S.W. Anderson said...

FWIW, I doubt offers to help are meant even partially as a comment on your ability or inability to overcome an injury. I don't think they reflect conscious decision making about you or your situation by the person offering help.

Some of us are brought up to offer help when and where it looks like our help might be needed. It's almost a reflex. We're also brought up to believe it's good for us to be helpful. Doing so exercises one's more decent tendencies. Like anything, those can become weak and flaccid through lack of use.

So, even though someone offers you a hand, don't take it as being all about you. ;)

Tom Harper said...

At least nobody talked about you in the third person while you were right there in earshot :) (I'm assuming that, anyway.)

People in wheelchairs always complain about that. If they're with an attendant, other people talk only to the attendant. The waitress says "and what would he like?" People on the street say "Oh, how did this happen to him?"

Glad your leg recovered.

Ricardo said...

Well first off I'm glad you have made a complete recovery. I'm glad you decided to share this story after so many years.

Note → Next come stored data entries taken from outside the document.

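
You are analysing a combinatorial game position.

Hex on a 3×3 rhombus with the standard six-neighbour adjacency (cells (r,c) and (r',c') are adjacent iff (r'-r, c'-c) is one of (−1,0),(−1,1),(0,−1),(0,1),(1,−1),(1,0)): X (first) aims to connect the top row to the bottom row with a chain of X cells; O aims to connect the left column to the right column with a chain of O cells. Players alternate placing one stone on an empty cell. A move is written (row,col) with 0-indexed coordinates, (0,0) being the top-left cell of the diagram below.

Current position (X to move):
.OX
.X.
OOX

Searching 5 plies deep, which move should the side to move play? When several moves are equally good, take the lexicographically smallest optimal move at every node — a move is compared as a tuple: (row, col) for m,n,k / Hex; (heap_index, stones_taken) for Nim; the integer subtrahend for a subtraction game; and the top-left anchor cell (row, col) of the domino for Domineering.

ply 1, X at .OX/.X./OOX | (0,0)=-1→XOX/.X./OOX; (1,0)=-1→.OX/XX./OOX; (1,2)=+1→.OX/.XX/OOX*
ply 2: .OX/.XX/OOX is terminal -1 (O); from .OX/.X./OOX depth 5

X's best at [.OX/.X./OOX]: (1,2)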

I know what you mean about the pride thing. You want to do it all and show you are fine. I think this is a dude thing.

peony said...

If you are ever in such a situation again, remember the strangers don't know if this is a temporary injury or permanent condition and offering help is a kindness.

You were raised, as S W Anderson was, to offer help to someone who appeared to be having a difficulty.

The thing to remember is it's not about your ego, it's about being helpful. All you need to say is "Thank you, I appreciate the the offer but I need to exercise it for the injury to heal."